# Tennis Match challenge game



## JennEcho (Feb 21, 2013)

I played this photography game with some friends some time ago and thought it might be fun here, too.  

The rules are simple.

Here's the image we will begin with:

I challenge [you all] to a Tennis Match!  

*Tilted 
*


Your assignment, should you choose to accept it, is to TAKE one element from my image, the car, telephone pole.. shadows ... whatever... and create your own composite image using your own photograph(s) + the Tilted image element.  This one doesn't have a theme.  (See A twist to the Tennis Match below)


{_A LOB is a response back to an image_.)
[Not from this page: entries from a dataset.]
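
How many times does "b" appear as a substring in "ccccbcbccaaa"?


Searching for "b" in "ccccbcbccaaa"
Scanning each position:
  Position 0: "c" => no
  Position 1: "c" => no
  Position 2: "c" => no
  Position 3: "c" => no
  Position 4: "b" => MATCH
  Position 5: "c" => no
  Position 6: "b" => MATCH
  Position 7: "c" => no
  Position 8: "c" => no
  Position 9: "a" => no
  Position 10: "a" => no
  Position 11: "a" => no
Total occurrences: 2

2


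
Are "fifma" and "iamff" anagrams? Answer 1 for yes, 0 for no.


Strings: "fifma", "iamff"
Sorted first:  affim
Sorted second: affim
Sorted forms match => anagrams

1


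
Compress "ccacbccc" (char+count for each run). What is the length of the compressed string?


Input: ccacbccc
Runs:
  'c' x 2 => "c2"
  'a' x 1 => "a1"
  'c' x 1 => "c1"
  'b' x 1 => "b1"
  'c' x 3 => "c3"
Compressed: "c2a1c1b1c3"
Compressed length: 10

10


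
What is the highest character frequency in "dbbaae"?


Input: dbbaae
Character counts:
  'a': 2
  'b': 2
  'd': 1
  'e': 1
Maximum frequency: 2

2


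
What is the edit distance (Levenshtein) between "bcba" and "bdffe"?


Computing edit distance: "bcba" -> "bdffe"
DP table:
           b    d    f    f    e
      0    1    2    3    4    5
  b   1    0    1    2    3    4
  c   2    1    1    2    3    4
  b   3    2    2    2    3    4
  a   4    3    3    3    3    4
Edit distance = dp[4][5] = 4

4


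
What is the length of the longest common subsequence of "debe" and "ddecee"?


LCS of "debe" and "ddecee"
DP table:
           d    d    e    c    e    e
      0    0    0    0    0    0    0
  d   0    1    1    1    1    1    1
  e   0    1    1    2    2    2    2
  b   0    1    1    2    2    2    2
  e   0    1    1    2    2    3    3
LCS length = dp[4][6] = 3

3


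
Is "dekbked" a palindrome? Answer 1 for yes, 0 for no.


Input: dekbked
Reversed: dekbked
  Compare pos 0 ('d') with pos 6 ('d'): match
  Compare pos 1 ('e') with pos 5 ('e'): match
  Compare pos 2 ('k') with pos 4 ('k'): match
Result: palindrome

1


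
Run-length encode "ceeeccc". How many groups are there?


Input: ceeeccc
Scanning for consecutive runs:
  Group 1: 'c' x 1 (positions 0-0)
  Group 2: 'e' x 3 (positions 1-3)
  Group 3: 'c' x 3 (positions 4-6)
Total groups: 3

3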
*How to post your Tennis Match LOB image*:

- Name your new image.  Example:  Street Car

- Name the Tennis Match image that you used and it's element. Example:  Car From Tilted

- So your photo name might look like this:
    Street Car
   (element Car From Tilted)

- As new composite images are posted, you can challenge any posted image to a Tennis Match!  You can keep it going with that one image back and forth for as long as you want... IOW ... you lob to the original image ... that person who created the original image responds back to you by taking one new element from your composite and creating a new one, then you respond to their new image with a new lob.

*A twist to the Tennis Match* 

- *You can post an image of your own*, and Challenge someone specifically to a Tennis Match.  
   For example ... You'd say:  _I challenge JohnX to a Tennis Match_!

*- You can also declare a theme for your Tennis Match*:  
_I challenge JohnX to a Tennis Match theme = Patriotic_.

It's a lot of fun!  Hope you give it a try.


----------